A Bright Idea: Using LED Lights Safely
LED lighting does not get nearly as hot as more traditional illumination sources including standard incandescent and halogen bulbs. Indeed LEDs are celebrated for how cool they stay, with said cooling largely provided by a heat sink built into the base of the bulb. But don't think that LEDs won't warm up at all, for indeed they will.
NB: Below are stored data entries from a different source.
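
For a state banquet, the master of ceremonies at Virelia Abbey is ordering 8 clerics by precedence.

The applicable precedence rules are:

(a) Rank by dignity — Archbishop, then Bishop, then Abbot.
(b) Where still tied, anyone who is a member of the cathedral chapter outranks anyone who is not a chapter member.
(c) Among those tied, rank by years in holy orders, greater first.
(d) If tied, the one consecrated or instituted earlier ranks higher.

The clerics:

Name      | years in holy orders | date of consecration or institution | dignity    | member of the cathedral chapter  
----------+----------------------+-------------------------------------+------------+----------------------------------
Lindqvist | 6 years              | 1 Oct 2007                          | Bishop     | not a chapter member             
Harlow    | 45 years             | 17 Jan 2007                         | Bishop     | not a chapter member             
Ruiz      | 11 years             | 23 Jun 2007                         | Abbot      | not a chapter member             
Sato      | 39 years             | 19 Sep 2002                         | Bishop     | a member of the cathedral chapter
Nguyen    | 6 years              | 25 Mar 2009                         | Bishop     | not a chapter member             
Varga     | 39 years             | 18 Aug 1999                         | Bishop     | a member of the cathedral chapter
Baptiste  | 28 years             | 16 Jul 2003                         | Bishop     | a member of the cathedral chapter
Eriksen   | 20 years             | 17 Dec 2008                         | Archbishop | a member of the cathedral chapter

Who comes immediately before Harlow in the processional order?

Baptiste

By dignity: Eriksen (Archbishop); then Varga, Sato, Baptiste, Harlow, Lindqvist and Nguyen (Bishop); then Ruiz (Abbot).
Among Varga, Sato, Baptiste, Harlow, Lindqvist and Nguyen, a member of the cathedral chapter before not a chapter member: Varga, Sato and Baptiste (a member of the cathedral chapter) before Harlow, Lindqvist and Nguyen (not a chapter member).
Among Varga, Sato and Baptiste, by years in holy orders (higher first): Varga and Sato (39 years) before Baptiste (28 years).
Among Varga and Sato, by date of consecration or institution (earlier first): Varga (18 Aug 1999) before Sato (19 Sep 2002).
Among Harlow, Lindqvist and Nguyen, by years in holy orders (higher first): Harlow (45 years) before Lindqvist and Nguyen (6 years).
Among Lindqvist and Nguyen, by date of consecration or institution (earlier first): Lindqvist (1 Oct 2007) before Nguyen (25 Mar 2009).
Order: Eriksen, Varga, Sato, Baptiste, Harlow, Lindqvist, Nguyen, Ruiz.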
An intense worklight with a battery of LEDs shining in close proximity will get too hot to safely touch and can produce a fire hazard under certain circumstances. These issues are minor if understood, but potentially serious if not considered. And of course as with any electrical device, considerable caution must be used when an LED worklight is anywhere near water.
Beyond the dangers of a burn or a fire, the very brightness for which LEDs are celebrated is also a potential danger: extremely bright light can cause severe damage to the eyes, both with limited acute exposure and with chronic exposure. Always make sure to position worklights where they will not shine into your eyes even in a tangential direction.
The light source should be behind you, not to one side. And position a worklight as far away from your actual area of work as possible while still allowing for suitable illumination; the same LEDs that are harmless when viewed from across a room might be hazardous when glanced at from arm's length.